Statistika: Statistics and Economy Journal (Jun 2019)
Use of Logistic Regression for Understanding and Prediction of Customer Churn in Telecommunications
Abstract
Customer churn, loss of customers due to switch to another service provider or non-renewal of commitment, is very common in highly competitive and saturated markets such as telecommunications. Predictive models need to be implemented to identify customers who are at risk of churning and also to discover the key drivers of churn. The aim of this paper is to use demographic and service usage variables to estimate logistic regression model to predict customer churn in European Telecommunications provider and to find the factors influencing customer churn. An interesting findings came out of the estimated model – younger customers who are shorter time with company, who use mobile data and sms more than traditional calls, having occasional problem with paying bills, with students account and ending contract in the near future are typical representatives of customers who tend to leave the company.
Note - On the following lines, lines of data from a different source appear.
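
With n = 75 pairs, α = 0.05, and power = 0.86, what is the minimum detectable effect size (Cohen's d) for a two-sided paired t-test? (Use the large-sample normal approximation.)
d ≈ 0.35

Minimum detectable effect (paired t-test, normal approximation):
d = (z_{α/2} + z_β) / √n
d = (1.960 + 1.080) / √75
d = 3.040 / 8.660
d ≈ 0.35

By Cohen's convention (0.2 small / 0.5 medium / 0.8 large): small effect.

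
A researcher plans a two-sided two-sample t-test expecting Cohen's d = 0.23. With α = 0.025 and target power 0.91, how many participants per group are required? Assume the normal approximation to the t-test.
n = 486 per group

Sample size formula (two-sample t-test, normal approximation):
n = 2 · ((z_{α/2} + z_β) / d)²

z_{α/2} = 2.241 (for α = 0.025, two-sided)
z_β = 1.341 (for power = 0.91)
d = 0.23

n = 2 · ((2.241 + 1.341) / 0.23)²
n = 2 · (15.574)²
n ≈ 485.10
Round up to the next whole number: n = 486 per group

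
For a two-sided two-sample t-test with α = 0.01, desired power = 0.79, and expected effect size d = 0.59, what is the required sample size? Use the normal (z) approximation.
n = 66 per group

Sample size formula (two-sample t-test, normal approximation):
n = 2 · ((z_{α/2} + z_β) / d)²

z_{α/2} = 2.576 (for α = 0.01, two-sided)
z_β = 0.806 (for power = 0.79)
d = 0.59

n = 2 · ((2.576 + 0.806) / 0.59)²
n = 2 · (5.732)²
n ≈ 65.71
Round up to the next whole number: n = 66 per group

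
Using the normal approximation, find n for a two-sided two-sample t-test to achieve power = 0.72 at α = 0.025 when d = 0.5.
n = 64 per group

Sample size formula (two-sample t-test, normal approximation):
n = 2 · ((z_{α/2} + z_β) / d)²

z_{α/2} = 2.241 (for α = 0.025, two-sided)
z_β = 0.583 (for power = 0.72)
d = 0.5

n = 2 · ((2.241 + 0.583) / 0.5)²
n = 2 · (5.648)²
n ≈ 63.80
Round up to the next whole number: n = 64 per group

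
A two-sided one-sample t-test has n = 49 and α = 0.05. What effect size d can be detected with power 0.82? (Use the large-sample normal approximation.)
d ≈ 0.41

Minimum detectable effect (one-sample t-test, normal approximation):
d = (z_{α/2} + z_β) / √n
d = (1.960 + 0.915) / √49
d = 2.875 / 7.000
d ≈ 0.41

By Cohen's convention (0.2 small / 0.5 medium / 0.8 large): small effect.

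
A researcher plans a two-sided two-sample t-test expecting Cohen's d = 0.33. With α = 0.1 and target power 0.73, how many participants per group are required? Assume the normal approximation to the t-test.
n = 94 per group

Sample size formula (two-sample t-test, normal approximation):
n = 2 · ((z_{α/2} + z_β) / d)²

z_{α/2} = 1.645 (for α = 0.1, two-sided)
z_β = 0.613 (for power = 0.73)
d = 0.33

n = 2 · ((1.645 + 0.613) / 0.33)²
n = 2 · (6.842)²
n ≈ 93.63
Round up to the next whole number: n = 94 per group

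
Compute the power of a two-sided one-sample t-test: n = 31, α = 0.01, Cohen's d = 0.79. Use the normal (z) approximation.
Power ≈ 0.97

Power calculation (one-sample t-test, normal approximation):
z_β = d · √n - z_{α/2}
z_β = 0.79 · √31 - 2.576
z_β = 0.79 · 5.568 - 2.576
z_β = 1.823

Power = Φ(z_β) = Φ(1.823) ≈ 0.966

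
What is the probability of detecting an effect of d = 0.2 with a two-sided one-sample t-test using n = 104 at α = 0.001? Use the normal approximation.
Power ≈ 0.11

Power calculation (one-sample t-test, normal approximation):
z_β = d · √n - z_{α/2}
z_β = 0.2 · √104 - 3.291
z_β = 0.2 · 10.198 - 3.291
z_β = -1.251

Power = Φ(z_β) = Φ(-1.251) ≈ 0.105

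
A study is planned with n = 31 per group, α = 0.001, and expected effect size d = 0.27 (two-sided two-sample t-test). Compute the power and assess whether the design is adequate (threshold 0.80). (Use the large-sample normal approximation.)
Power ≈ 0.01; the study is underpowered (power < 0.80)

Power calculation (two-sample t-test, normal approximation):
z_β = d · √(n/2) - z_{α/2}
z_β = 0.27 · √(31/2) - 3.291
z_β = 0.27 · 3.937 - 3.291
z_β = -2.228

Power = Φ(z_β) = Φ(-2.228) ≈ 0.013

Effect size d = 0.27 is small by Cohen's convention (0.2/0.5/0.8).

Threshold: power ≥ 0.80 is conventionally adequate.
Power ≈ 0.01 → the study is underpowered (power < 0.80).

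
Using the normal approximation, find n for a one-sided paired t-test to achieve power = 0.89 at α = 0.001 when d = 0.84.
n = 27 pairs

Sample size formula (paired t-test, normal approximation):
n = ((z_α + z_β) / d)²

z_α = 3.090 (for α = 0.001, one-sided)
z_β = 1.227 (for power = 0.89)
d = 0.84

n = ((3.090 + 1.227) / 0.84)²
n = (5.139)²
n ≈ 26.41
Round up to the next whole number: n = 27 pairs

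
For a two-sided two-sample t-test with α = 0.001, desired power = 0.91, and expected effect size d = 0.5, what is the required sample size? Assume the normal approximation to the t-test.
n = 172 per group

Sample size formula (two-sample t-test, normal approximation):
n = 2 · ((z_{α/2} + z_β) / d)²

z_{α/2} = 3.291 (for α = 0.001, two-sided)
z_β = 1.341 (for power = 0.91)
d = 0.5

n = 2 · ((3.291 + 1.341) / 0.5)²
n = 2 · (9.264)²
n ≈ 171.64
Round up to the next whole number: n = 172 per group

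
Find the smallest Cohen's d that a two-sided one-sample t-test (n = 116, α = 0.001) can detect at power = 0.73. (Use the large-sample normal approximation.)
d ≈ 0.36

Minimum detectable effect (one-sample t-test, normal approximation):
d = (z_{α/2} + z_β) / √n
d = (3.291 + 0.613) / √116
d = 3.903 / 10.770
d ≈ 0.36

By Cohen's convention (0.2 small / 0.5 medium / 0.8 large): small effect.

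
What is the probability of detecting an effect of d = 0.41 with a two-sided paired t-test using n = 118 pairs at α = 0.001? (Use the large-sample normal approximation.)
Power ≈ 0.88

Power calculation (paired t-test, normal approximation):
z_β = d · √n - z_{α/2}
z_β = 0.41 · √118 - 3.291
z_β = 0.41 · 10.863 - 3.291
z_β = 1.163

Power = Φ(z_β) = Φ(1.163) ≈ 0.878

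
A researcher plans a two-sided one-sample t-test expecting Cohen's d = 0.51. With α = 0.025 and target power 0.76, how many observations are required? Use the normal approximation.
n = 34

Sample size formula (one-sample t-test, normal approximation):
n = ((z_{α/2} + z_β) / d)²

z_{α/2} = 2.241 (for α = 0.025, two-sided)
z_β = 0.706 (for power = 0.76)
d = 0.51

n = ((2.241 + 0.706) / 0.51)²
n = (5.778)²
n ≈ 33.39
Round up to the next whole number: n = 34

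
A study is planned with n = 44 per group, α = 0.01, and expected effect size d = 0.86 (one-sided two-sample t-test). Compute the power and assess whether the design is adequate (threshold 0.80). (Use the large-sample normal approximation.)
Power ≈ 0.96; the study is adequately powered (power ≥ 0.80)

Power calculation (two-sample t-test, normal approximation):
z_β = d · √(n/2) - z_α
z_β = 0.86 · √(44/2) - 2.326
z_β = 0.86 · 4.690 - 2.326
z_β = 1.707

Power = Φ(z_β) = Φ(1.707) ≈ 0.956

Effect size d = 0.86 is large by Cohen's convention (0.2/0.5/0.8).

Threshold: power ≥ 0.80 is conventionally adequate.
Power ≈ 0.96 → the study is adequately powered (power ≥ 0.80).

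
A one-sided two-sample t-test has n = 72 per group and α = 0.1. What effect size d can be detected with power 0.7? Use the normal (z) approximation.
d ≈ 0.30

Minimum detectable effect (two-sample t-test, normal approximation):
d = (z_α + z_β) / √(n/2)
d = (1.282 + 0.524) / √(72/2)
d = 1.806 / 6.000
d ≈ 0.30

By Cohen's convention (0.2 small / 0.5 medium / 0.8 large): small effect.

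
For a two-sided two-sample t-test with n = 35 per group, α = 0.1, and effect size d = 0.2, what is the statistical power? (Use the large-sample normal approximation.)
Power ≈ 0.21

Power calculation (two-sample t-test, normal approximation):
z_β = d · √(n/2) - z_{α/2}
z_β = 0.2 · √(35/2) - 1.645
z_β = 0.2 · 4.183 - 1.645
z_β = -0.808

Power = Φ(z_β) = Φ(-0.808) ≈ 0.209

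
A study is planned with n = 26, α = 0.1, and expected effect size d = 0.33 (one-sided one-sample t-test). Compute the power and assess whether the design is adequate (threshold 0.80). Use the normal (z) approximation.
Power ≈ 0.66; the study is underpowered (power < 0.80)

Power calculation (one-sample t-test, normal approximation):
z_β = d · √n - z_α
z_β = 0.33 · √26 - 1.282
z_β = 0.33 · 5.099 - 1.282
z_β = 0.401

Power = Φ(z_β) = Φ(0.401) ≈ 0.656

Effect size d = 0.33 is small by Cohen's convention (0.2/0.5/0.8).

Threshold: power ≥ 0.80 is conventionally adequate.
Power ≈ 0.66 → the study is underpowered (power < 0.80).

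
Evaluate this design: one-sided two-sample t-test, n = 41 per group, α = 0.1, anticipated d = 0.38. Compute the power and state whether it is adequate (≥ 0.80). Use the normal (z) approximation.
Power ≈ 0.67; the study is underpowered (power < 0.80)

Power calculation (two-sample t-test, normal approximation):
z_β = d · √(n/2) - z_α
z_β = 0.38 · √(41/2) - 1.282
z_β = 0.38 · 4.528 - 1.282
z_β = 0.439

Power = Φ(z_β) = Φ(0.439) ≈ 0.670

Effect size d = 0.38 is small by Cohen's convention (0.2/0.5/0.8).

Threshold: power ≥ 0.80 is conventionally adequate.
Power ≈ 0.67 → the study is underpowered (power < 0.80).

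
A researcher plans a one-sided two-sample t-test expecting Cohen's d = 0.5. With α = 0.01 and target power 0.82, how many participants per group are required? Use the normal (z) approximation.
n = 85 per group

Sample size formula (two-sample t-test, normal approximation):
n = 2 · ((z_α + z_β) / d)²

z_α = 2.326 (for α = 0.01, one-sided)
z_β = 0.915 (for power = 0.82)
d = 0.5

n = 2 · ((2.326 + 0.915) / 0.5)²
n = 2 · (6.482)²
n ≈ 84.03
Round up to the next whole number: n = 85 per group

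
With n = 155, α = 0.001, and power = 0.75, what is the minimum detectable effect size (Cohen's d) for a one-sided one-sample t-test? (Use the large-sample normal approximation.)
d ≈ 0.30

Minimum detectable effect (one-sample t-test, normal approximation):
d = (z_α + z_β) / √n
d = (3.090 + 0.674) / √155
d = 3.765 / 12.450
d ≈ 0.30

By Cohen's convention (0.2 small / 0.5 medium / 0.8 large): small effect.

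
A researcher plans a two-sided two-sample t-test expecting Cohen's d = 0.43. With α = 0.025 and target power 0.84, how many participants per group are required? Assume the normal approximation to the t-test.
n = 114 per group

Sample size formula (two-sample t-test, normal approximation):
n = 2 · ((z_{α/2} + z_β) / d)²

z_{α/2} = 2.241 (for α = 0.025, two-sided)
z_β = 0.994 (for power = 0.84)
d = 0.43

n = 2 · ((2.241 + 0.994) / 0.43)²
n = 2 · (7.523)²
n ≈ 113.19
Round up to the next whole number: n = 114 per group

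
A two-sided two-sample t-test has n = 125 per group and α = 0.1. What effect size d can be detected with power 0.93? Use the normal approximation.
d ≈ 0.39

Minimum detectable effect (two-sample t-test, normal approximation):
d = (z_{α/2} + z_β) / √(n/2)
d = (1.645 + 1.476) / √(125/2)
d = 3.121 / 7.906
d ≈ 0.39

By Cohen's convention (0.2 small / 0.5 medium / 0.8 large): small effect.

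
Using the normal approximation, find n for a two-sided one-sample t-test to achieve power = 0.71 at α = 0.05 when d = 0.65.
n = 15

Sample size formula (one-sample t-test, normal approximation):
n = ((z_{α/2} + z_β) / d)²

z_{α/2} = 1.960 (for α = 0.05, two-sided)
z_β = 0.553 (for power = 0.71)
d = 0.65

n = ((1.960 + 0.553) / 0.65)²
n = (3.866)²
n ≈ 14.95
Round up to the next whole number: n = 15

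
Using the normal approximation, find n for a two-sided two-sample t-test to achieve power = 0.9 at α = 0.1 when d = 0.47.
n = 78 per group

Sample size formula (two-sample t-test, normal approximation):
n = 2 · ((z_{α/2} + z_β) / d)²

z_{α/2} = 1.645 (for α = 0.1, two-sided)
z_β = 1.282 (for power = 0.9)
d = 0.47

n = 2 · ((1.645 + 1.282) / 0.47)²
n = 2 · (6.228)²
n ≈ 77.58
Round up to the next whole number: n = 78 per group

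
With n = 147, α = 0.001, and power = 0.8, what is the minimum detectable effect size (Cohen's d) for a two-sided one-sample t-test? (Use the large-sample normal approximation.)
d ≈ 0.34

Minimum detectable effect (one-sample t-test, normal approximation):
d = (z_{α/2} + z_β) / √n
d = (3.291 + 0.842) / √147
d = 4.132 / 12.124
d ≈ 0.34

By Cohen's convention (0.2 small / 0.5 medium / 0.8 large): small effect.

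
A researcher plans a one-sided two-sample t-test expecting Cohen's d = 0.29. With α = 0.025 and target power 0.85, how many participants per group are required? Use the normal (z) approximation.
n = 214 per group

Sample size formula (two-sample t-test, normal approximation):
n = 2 · ((z_α + z_β) / d)²

z_α = 1.960 (for α = 0.025, one-sided)
z_β = 1.036 (for power = 0.85)
d = 0.29

n = 2 · ((1.960 + 1.036) / 0.29)²
n = 2 · (10.331)²
n ≈ 213.46
Round up to the next whole number: n = 214 per group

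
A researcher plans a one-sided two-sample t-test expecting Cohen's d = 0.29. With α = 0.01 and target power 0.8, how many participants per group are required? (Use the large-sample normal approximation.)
n = 239 per group

Sample size formula (two-sample t-test, normal approximation):
n = 2 · ((z_α + z_β) / d)²

z_α = 2.326 (for α = 0.01, one-sided)
z_β = 0.842 (for power = 0.8)
d = 0.29

n = 2 · ((2.326 + 0.842) / 0.29)²
n = 2 · (10.924)²
n ≈ 238.67
Round up to the next whole number: n = 239 per group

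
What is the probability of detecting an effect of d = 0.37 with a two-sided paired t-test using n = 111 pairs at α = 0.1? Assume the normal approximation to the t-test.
Power ≈ 0.99

Power calculation (paired t-test, normal approximation):
z_β = d · √n - z_{α/2}
z_β = 0.37 · √111 - 1.645
z_β = 0.37 · 10.536 - 1.645
z_β = 2.253

Power = Φ(z_β) = Φ(2.253) ≈ 0.988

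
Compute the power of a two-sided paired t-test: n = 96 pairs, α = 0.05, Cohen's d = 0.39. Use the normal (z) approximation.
Power ≈ 0.97

Power calculation (paired t-test, normal approximation):
z_β = d · √n - z_{α/2}
z_β = 0.39 · √96 - 1.960
z_β = 0.39 · 9.798 - 1.960
z_β = 1.861

Power = Φ(z_β) = Φ(1.861) ≈ 0.969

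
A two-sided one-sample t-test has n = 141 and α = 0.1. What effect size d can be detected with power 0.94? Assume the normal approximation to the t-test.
d ≈ 0.27

Minimum detectable effect (one-sample t-test, normal approximation):
d = (z_{α/2} + z_β) / √n
d = (1.645 + 1.555) / √141
d = 3.200 / 11.874
d ≈ 0.27

By Cohen's convention (0.2 small / 0.5 medium / 0.8 large): small effect.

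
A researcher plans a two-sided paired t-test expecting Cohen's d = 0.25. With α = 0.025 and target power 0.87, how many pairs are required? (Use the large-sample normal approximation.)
n = 182 pairs

Sample size formula (paired t-test, normal approximation):
n = ((z_{α/2} + z_β) / d)²

z_{α/2} = 2.241 (for α = 0.025, two-sided)
z_β = 1.126 (for power = 0.87)
d = 0.25

n = ((2.241 + 1.126) / 0.25)²
n = (13.468)²
n ≈ 181.39
Round up to the next whole number: n = 182 pairs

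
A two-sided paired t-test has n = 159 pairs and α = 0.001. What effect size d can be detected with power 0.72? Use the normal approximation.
d ≈ 0.31

Minimum detectable effect (paired t-test, normal approximation):
d = (z_{α/2} + z_β) / √n
d = (3.291 + 0.583) / √159
d = 3.873 / 12.610
d ≈ 0.31

By Cohen's convention (0.2 small / 0.5 medium / 0.8 large): small effect.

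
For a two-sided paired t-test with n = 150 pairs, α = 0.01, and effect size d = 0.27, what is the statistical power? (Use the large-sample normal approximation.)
Power ≈ 0.77

Power calculation (paired t-test, normal approximation):
z_β = d · √n - z_{α/2}
z_β = 0.27 · √150 - 2.576
z_β = 0.27 · 12.247 - 2.576
z_β = 0.731

Power = Φ(z_β) = Φ(0.731) ≈ 0.768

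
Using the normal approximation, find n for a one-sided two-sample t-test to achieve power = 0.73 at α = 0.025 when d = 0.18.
n = 409 per group

Sample size formula (two-sample t-test, normal approximation):
n = 2 · ((z_α + z_β) / d)²

z_α = 1.960 (for α = 0.025, one-sided)
z_β = 0.613 (for power = 0.73)
d = 0.18

n = 2 · ((1.960 + 0.613) / 0.18)²
n = 2 · (14.294)²
n ≈ 408.64
Round up to the next whole number: n = 409 per group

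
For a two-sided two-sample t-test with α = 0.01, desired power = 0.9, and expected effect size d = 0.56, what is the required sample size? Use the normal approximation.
n = 95 per group

Sample size formula (two-sample t-test, normal approximation):
n = 2 · ((z_{α/2} + z_β) / d)²

z_{α/2} = 2.576 (for α = 0.01, two-sided)
z_β = 1.282 (for power = 0.9)
d = 0.56

n = 2 · ((2.576 + 1.282) / 0.56)²
n = 2 · (6.889)²
n ≈ 94.92
Round up to the next whole number: n = 95 per group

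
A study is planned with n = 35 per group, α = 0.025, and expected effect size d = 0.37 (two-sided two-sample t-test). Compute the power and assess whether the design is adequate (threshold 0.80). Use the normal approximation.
Power ≈ 0.24; the study is underpowered (power < 0.80)

Power calculation (two-sample t-test, normal approximation):
z_β = d · √(n/2) - z_{α/2}
z_β = 0.37 · √(35/2) - 2.241
z_β = 0.37 · 4.183 - 2.241
z_β = -0.694

Power = Φ(z_β) = Φ(-0.694) ≈ 0.244

Effect size d = 0.37 is small by Cohen's convention (0.2/0.5/0.8).

Threshold: power ≥ 0.80 is conventionally adequate.
Power ≈ 0.24 → the study is underpowered (power < 0.80).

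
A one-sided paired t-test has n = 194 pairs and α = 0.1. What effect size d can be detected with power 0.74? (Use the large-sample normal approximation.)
d ≈ 0.14

Minimum detectable effect (paired t-test, normal approximation):
d = (z_α + z_β) / √n
d = (1.282 + 0.643) / √194
d = 1.925 / 13.928
d ≈ 0.14

By Cohen's convention (0.2 small / 0.5 medium / 0.8 large): very small effect.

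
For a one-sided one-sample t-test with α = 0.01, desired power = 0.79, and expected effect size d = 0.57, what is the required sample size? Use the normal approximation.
n = 31

Sample size formula (one-sample t-test, normal approximation):
n = ((z_α + z_β) / d)²

z_α = 2.326 (for α = 0.01, one-sided)
z_β = 0.806 (for power = 0.79)
d = 0.57

n = ((2.326 + 0.806) / 0.57)²
n = (5.495)²
n ≈ 30.20
Round up to the next whole number: n = 31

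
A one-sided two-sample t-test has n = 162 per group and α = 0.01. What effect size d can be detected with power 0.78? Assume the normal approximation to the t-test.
d ≈ 0.34

Minimum detectable effect (two-sample t-test, normal approximation):
d = (z_α + z_β) / √(n/2)
d = (2.326 + 0.772) / √(162/2)
d = 3.099 / 9.000
d ≈ 0.34

By Cohen's convention (0.2 small / 0.5 medium / 0.8 large): small effect.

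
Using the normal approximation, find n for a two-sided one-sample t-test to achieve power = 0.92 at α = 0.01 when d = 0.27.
n = 218

Sample size formula (one-sample t-test, normal approximation):
n = ((z_{α/2} + z_β) / d)²

z_{α/2} = 2.576 (for α = 0.01, two-sided)
z_β = 1.405 (for power = 0.92)
d = 0.27

n = ((2.576 + 1.405) / 0.27)²
n = (14.744)²
n ≈ 217.39
Round up to the next whole number: n = 218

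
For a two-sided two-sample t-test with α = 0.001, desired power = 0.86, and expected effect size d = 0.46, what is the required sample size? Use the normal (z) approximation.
n = 181 per group

Sample size formula (two-sample t-test, normal approximation):
n = 2 · ((z_{α/2} + z_β) / d)²

z_{α/2} = 3.291 (for α = 0.001, two-sided)
z_β = 1.080 (for power = 0.86)
d = 0.46

n = 2 · ((3.291 + 1.080) / 0.46)²
n = 2 · (9.502)²
n ≈ 180.58
Round up to the next whole number: n = 181 per group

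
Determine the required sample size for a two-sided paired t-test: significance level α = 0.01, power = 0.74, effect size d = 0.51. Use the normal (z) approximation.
n = 40 pairs

Sample size formula (paired t-test, normal approximation):
n = ((z_{α/2} + z_β) / d)²

z_{α/2} = 2.576 (for α = 0.01, two-sided)
z_β = 0.643 (for power = 0.74)
d = 0.51

n = ((2.576 + 0.643) / 0.51)²
n = (6.312)²
n ≈ 39.84
Round up to the next whole number: n = 40 pairs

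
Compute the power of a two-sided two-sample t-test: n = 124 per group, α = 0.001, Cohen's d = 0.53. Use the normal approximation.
Power ≈ 0.81

Power calculation (two-sample t-test, normal approximation):
z_β = d · √(n/2) - z_{α/2}
z_β = 0.53 · √(124/2) - 3.291
z_β = 0.53 · 7.874 - 3.291
z_β = 0.883

Power = Φ(z_β) = Φ(0.883) ≈ 0.811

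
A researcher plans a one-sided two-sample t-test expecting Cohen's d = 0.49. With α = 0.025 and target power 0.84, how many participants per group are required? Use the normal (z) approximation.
n = 73 per group

Sample size formula (two-sample t-test, normal approximation):
n = 2 · ((z_α + z_β) / d)²

z_α = 1.960 (for α = 0.025, one-sided)
z_β = 0.994 (for power = 0.84)
d = 0.49

n = 2 · ((1.960 + 0.994) / 0.49)²
n = 2 · (6.029)²
n ≈ 72.70
Round up to the next whole number: n = 73 per group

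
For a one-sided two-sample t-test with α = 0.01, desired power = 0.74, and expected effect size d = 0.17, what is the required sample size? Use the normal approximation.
n = 611 per group

Sample size formula (two-sample t-test, normal approximation):
n = 2 · ((z_α + z_β) / d)²

z_α = 2.326 (for α = 0.01, one-sided)
z_β = 0.643 (for power = 0.74)
d = 0.17

n = 2 · ((2.326 + 0.643) / 0.17)²
n = 2 · (17.465)²
n ≈ 610.05
Round up to the next whole number: n = 611 per group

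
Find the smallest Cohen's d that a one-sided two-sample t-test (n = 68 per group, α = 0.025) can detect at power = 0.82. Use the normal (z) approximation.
d ≈ 0.49

Minimum detectable effect (two-sample t-test, normal approximation):
d = (z_α + z_β) / √(n/2)
d = (1.960 + 0.915) / √(68/2)
d = 2.875 / 5.831
d ≈ 0.49

By Cohen's convention (0.2 small / 0.5 medium / 0.8 large): small effect.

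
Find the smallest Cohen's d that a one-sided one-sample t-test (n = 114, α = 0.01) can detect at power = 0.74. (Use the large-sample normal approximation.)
d ≈ 0.28

Minimum detectable effect (one-sample t-test, normal approximation):
d = (z_α + z_β) / √n
d = (2.326 + 0.643) / √114
d = 2.970 / 10.677
d ≈ 0.28

By Cohen's convention (0.2 small / 0.5 medium / 0.8 large): small effect.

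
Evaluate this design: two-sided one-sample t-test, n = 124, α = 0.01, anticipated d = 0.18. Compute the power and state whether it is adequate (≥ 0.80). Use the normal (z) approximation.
Power ≈ 0.28; the study is underpowered (power < 0.80)

Power calculation (one-sample t-test, normal approximation):
z_β = d · √n - z_{α/2}
z_β = 0.18 · √124 - 2.576
z_β = 0.18 · 11.136 - 2.576
z_β = -0.571

Power = Φ(z_β) = Φ(-0.571) ≈ 0.284

Effect size d = 0.18 is very small by Cohen's convention (0.2/0.5/0.8).

Threshold: power ≥ 0.80 is conventionally adequate.
Power ≈ 0.28 → the study is underpowered (power < 0.80).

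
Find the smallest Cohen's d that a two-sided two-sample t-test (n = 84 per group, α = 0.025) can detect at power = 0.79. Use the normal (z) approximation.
d ≈ 0.47

Minimum detectable effect (two-sample t-test, normal approximation):
d = (z_{α/2} + z_β) / √(n/2)
d = (2.241 + 0.806) / √(84/2)
d = 3.048 / 6.481
d ≈ 0.47

By Cohen's convention (0.2 small / 0.5 medium / 0.8 large): small effect.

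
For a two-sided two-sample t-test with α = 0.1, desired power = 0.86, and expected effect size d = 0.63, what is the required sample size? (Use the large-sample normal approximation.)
n = 38 per group

Sample size formula (two-sample t-test, normal approximation):
n = 2 · ((z_{α/2} + z_β) / d)²

z_{α/2} = 1.645 (for α = 0.1, two-sided)
z_β = 1.080 (for power = 0.86)
d = 0.63

n = 2 · ((1.645 + 1.080) / 0.63)²
n = 2 · (4.325)²
n ≈ 37.41
Round up to the next whole number: n = 38 per group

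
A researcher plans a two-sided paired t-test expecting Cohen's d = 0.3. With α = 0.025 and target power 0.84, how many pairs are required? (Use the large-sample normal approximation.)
n = 117 pairs

Sample size formula (paired t-test, normal approximation):
n = ((z_{α/2} + z_β) / d)²

z_{α/2} = 2.241 (for α = 0.025, two-sided)
z_β = 0.994 (for power = 0.84)
d = 0.3

n = ((2.241 + 0.994) / 0.3)²
n = (10.783)²
n ≈ 116.27
Round up to the next whole number: n = 117 pairs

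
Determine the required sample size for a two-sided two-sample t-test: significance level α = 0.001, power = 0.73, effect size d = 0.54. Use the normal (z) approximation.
n = 105 per group

Sample size formula (two-sample t-test, normal approximation):
n = 2 · ((z_{α/2} + z_β) / d)²

z_{α/2} = 3.291 (for α = 0.001, two-sided)
z_β = 0.613 (for power = 0.73)
d = 0.54

n = 2 · ((3.291 + 0.613) / 0.54)²
n = 2 · (7.230)²
n ≈ 104.55
Round up to the next whole number: n = 105 per group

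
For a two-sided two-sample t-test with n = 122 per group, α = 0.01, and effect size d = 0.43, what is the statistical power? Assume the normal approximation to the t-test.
Power ≈ 0.78

Power calculation (two-sample t-test, normal approximation):
z_β = d · √(n/2) - z_{α/2}
z_β = 0.43 · √(122/2) - 2.576
z_β = 0.43 · 7.810 - 2.576
z_β = 0.783

Power = Φ(z_β) = Φ(0.783) ≈ 0.783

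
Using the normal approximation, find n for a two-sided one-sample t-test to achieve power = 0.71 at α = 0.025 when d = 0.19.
n = 217

Sample size formula (one-sample t-test, normal approximation):
n = ((z_{α/2} + z_β) / d)²

z_{α/2} = 2.241 (for α = 0.025, two-sided)
z_β = 0.553 (for power = 0.71)
d = 0.19

n = ((2.241 + 0.553) / 0.19)²
n = (14.705)²
n ≈ 216.24
Round up to the next whole number: n = 217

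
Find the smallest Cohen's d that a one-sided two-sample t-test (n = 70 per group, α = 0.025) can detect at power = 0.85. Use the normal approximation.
d ≈ 0.51

Minimum detectable effect (two-sample t-test, normal approximation):
d = (z_α + z_β) / √(n/2)
d = (1.960 + 1.036) / √(70/2)
d = 2.996 / 5.916
d ≈ 0.51

By Cohen's convention (0.2 small / 0.5 medium / 0.8 large): medium effect.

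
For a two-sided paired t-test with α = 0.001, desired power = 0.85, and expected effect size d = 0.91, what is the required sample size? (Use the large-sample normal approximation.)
n = 23 pairs

Sample size formula (paired t-test, normal approximation):
n = ((z_{α/2} + z_β) / d)²

z_{α/2} = 3.291 (for α = 0.001, two-sided)
z_β = 1.036 (for power = 0.85)
d = 0.91

n = ((3.291 + 1.036) / 0.91)²
n = (4.755)²
n ≈ 22.61
Round up to the next whole number: n = 23 pairs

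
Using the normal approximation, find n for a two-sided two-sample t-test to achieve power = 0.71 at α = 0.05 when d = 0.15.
n = 562 per group

Sample size formula (two-sample t-test, normal approximation):
n = 2 · ((z_{α/2} + z_β) / d)²

z_{α/2} = 1.960 (for α = 0.05, two-sided)
z_β = 0.553 (for power = 0.71)
d = 0.15

n = 2 · ((1.960 + 0.553) / 0.15)²
n = 2 · (16.753)²
n ≈ 561.33
Round up to the next whole number: n = 562 per group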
An interaction terms added as explanatory variables showed that effect of usage of data and voice vary depending on the year of birth. The quality of the logistic regression model was assessed by Hosmer-Lemeshow test and pseudo R squared measures. An independent testing data set was further used to evaluate the predictive ability of the model by computation of performance metrics such as the area under the ROC curve (AUC), sensitivity and precision. The resulting model was able to catch 94.8% of customers who in fact left the company. Quality of the model was confirmed also by high value of AUC metric equal to 0.9759. Logistic regression represents a very useful tool in prediction of customer churn not only thanks to its interpretability, but also for its predictive power.